The only way aggressive tax
interpretations by the taxpayer can be reigned in is through an IRS (or state)
audit and, possibly, the subsequent fighting it out in Tax Court. The IRS (and most states) must do that audit within
3 years of the date of filing. After that the taxpayer (barring negligence or
criminality) is home free. Given the
nature of his value structure as demonstrated through Bain Capital, Mitt is
likely to be one of those super rich who has interpreted tax law to his benefit
and has done so aggressively.
He is not overly worried about
his effective tax rate, that embarrassment would be temporary, as it already
has been for the one year he did publish.

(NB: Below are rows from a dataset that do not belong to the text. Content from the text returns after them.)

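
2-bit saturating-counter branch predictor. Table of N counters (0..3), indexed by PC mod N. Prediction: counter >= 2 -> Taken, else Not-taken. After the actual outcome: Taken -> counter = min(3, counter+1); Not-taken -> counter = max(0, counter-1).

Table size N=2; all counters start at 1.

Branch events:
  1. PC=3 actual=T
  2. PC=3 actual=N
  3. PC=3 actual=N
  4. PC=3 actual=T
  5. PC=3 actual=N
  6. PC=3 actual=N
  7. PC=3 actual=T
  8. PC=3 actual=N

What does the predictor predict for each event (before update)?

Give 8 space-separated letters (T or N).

Answer: N T N N N N N N

Derivation:
Ev 1: PC=3 idx=1 pred=N actual=T -> ctr[1]=2
Ev 2: PC=3 idx=1 pred=T actual=N -> ctr[1]=1
Ev 3: PC=3 idx=1 pred=N actual=N -> ctr[1]=0
Ev 4: PC=3 idx=1 pred=N actual=T -> ctr[1]=1
Ev 5: PC=3 idx=1 pred=N actual=N -> ctr[1]=0
Ev 6: PC=3 idx=1 pred=N actual=N -> ctr[1]=0
Ev 7: PC=3 idx=1 pred=N actual=T -> ctr[1]=1
Ev 8: PC=3 idx=1 pred=N actual=N -> ctr[1]=0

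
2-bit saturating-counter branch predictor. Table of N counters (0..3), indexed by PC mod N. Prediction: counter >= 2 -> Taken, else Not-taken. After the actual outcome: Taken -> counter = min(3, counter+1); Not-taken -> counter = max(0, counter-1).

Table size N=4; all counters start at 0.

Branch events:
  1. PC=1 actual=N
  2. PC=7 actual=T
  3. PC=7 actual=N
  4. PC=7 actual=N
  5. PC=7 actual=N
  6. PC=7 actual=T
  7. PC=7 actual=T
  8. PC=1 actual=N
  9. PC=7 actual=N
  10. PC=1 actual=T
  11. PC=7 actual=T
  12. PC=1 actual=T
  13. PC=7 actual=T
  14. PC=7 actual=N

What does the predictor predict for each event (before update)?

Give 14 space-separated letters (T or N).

Answer: N N N N N N N N T N N N T T

Derivation:
Ev 1: PC=1 idx=1 pred=N actual=N -> ctr[1]=0
Ev 2: PC=7 idx=3 pred=N actual=T -> ctr[3]=1
Ev 3: PC=7 idx=3 pred=N actual=N -> ctr[3]=0
Ev 4: PC=7 idx=3 pred=N actual=N -> ctr[3]=0
Ev 5: PC=7 idx=3 pred=N actual=N -> ctr[3]=0
Ev 6: PC=7 idx=3 pred=N actual=T -> ctr[3]=1
Ev 7: PC=7 idx=3 pred=N actual=T -> ctr[3]=2
Ev 8: PC=1 idx=1 pred=N actual=N -> ctr[1]=0
Ev 9: PC=7 idx=3 pred=T actual=N -> ctr[3]=1
Ev 10: PC=1 idx=1 pred=N actual=T -> ctr[1]=1
Ev 11: PC=7 idx=3 pred=N actual=T -> ctr[3]=2
Ev 12: PC=1 idx=1 pred=N actual=T -> ctr[1]=2
Ev 13: PC=7 idx=3 pred=T actual=T -> ctr[3]=3
Ev 14: PC=7 idx=3 pred=T actual=N -> ctr[3]=2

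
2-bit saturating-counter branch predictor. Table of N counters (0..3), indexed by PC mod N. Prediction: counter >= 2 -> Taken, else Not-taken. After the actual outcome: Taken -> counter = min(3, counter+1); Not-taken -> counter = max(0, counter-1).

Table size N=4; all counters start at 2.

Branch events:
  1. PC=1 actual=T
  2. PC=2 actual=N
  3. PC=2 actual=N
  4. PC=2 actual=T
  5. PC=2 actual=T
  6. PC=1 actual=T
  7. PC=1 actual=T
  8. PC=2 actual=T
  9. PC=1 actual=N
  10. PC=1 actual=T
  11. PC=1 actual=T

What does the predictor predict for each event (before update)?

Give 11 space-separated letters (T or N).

Answer: T T N N N T T T T T T

Derivation:
Ev 1: PC=1 idx=1 pred=T actual=T -> ctr[1]=3
Ev 2: PC=2 idx=2 pred=T actual=N -> ctr[2]=1
Ev 3: PC=2 idx=2 pred=N actual=N -> ctr[2]=0
Ev 4: PC=2 idx=2 pred=N actual=T -> ctr[2]=1
Ev 5: PC=2 idx=2 pred=N actual=T -> ctr[2]=2
Ev 6: PC=1 idx=1 pred=T actual=T -> ctr[1]=3
Ev 7: PC=1 idx=1 pred=T actual=T -> ctr[1]=3
Ev 8: PC=2 idx=2 pred=T actual=T -> ctr[2]=3
Ev 9: PC=1 idx=1 pred=T actual=N -> ctr[1]=2
Ev 10: PC=1 idx=1 pred=T actual=T -> ctr[1]=3
Ev 11: PC=1 idx=1 pred=T actual=T -> ctr[1]=3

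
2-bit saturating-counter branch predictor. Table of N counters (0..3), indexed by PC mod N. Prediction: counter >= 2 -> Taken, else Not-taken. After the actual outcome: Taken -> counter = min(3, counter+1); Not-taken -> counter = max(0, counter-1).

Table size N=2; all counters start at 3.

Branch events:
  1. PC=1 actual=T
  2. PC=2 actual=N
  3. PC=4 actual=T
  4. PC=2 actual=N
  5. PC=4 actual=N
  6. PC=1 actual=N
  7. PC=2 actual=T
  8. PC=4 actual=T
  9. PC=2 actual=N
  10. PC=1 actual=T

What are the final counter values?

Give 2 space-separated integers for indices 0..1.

Ev 1: PC=1 idx=1 pred=T actual=T -> ctr[1]=3
Ev 2: PC=2 idx=0 pred=T actual=N -> ctr[0]=2
Ev 3: PC=4 idx=0 pred=T actual=T -> ctr[0]=3
Ev 4: PC=2 idx=0 pred=T actual=N -> ctr[0]=2
Ev 5: PC=4 idx=0 pred=T actual=N -> ctr[0]=1
Ev 6: PC=1 idx=1 pred=T actual=N -> ctr[1]=2
Ev 7: PC=2 idx=0 pred=N actual=T -> ctr[0]=2
Ev 8: PC=4 idx=0 pred=T actual=T -> ctr[0]=3
Ev 9: PC=2 idx=0 pred=T actual=N -> ctr[0]=2
Ev 10: PC=1 idx=1 pred=T actual=T -> ctr[1]=3

Answer: 2 3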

No, he’s worried that Brian Williams will be interviewing respected tax
authorities who will point out that Romney’s tax interpretations would have
failed under an IRS audit. What the
public would take away is that he more than dodged taxes, he benefited by the vagaries
of our laws at the expense of the American Taxpayer. Not particularly Presidential or even
laudable, except to the select few of the super rich who chuckle at sticking it
to the “Government” (aka the American People or as Ann Romney puts it: "you people").
I have personally seen this, and it is not pretty.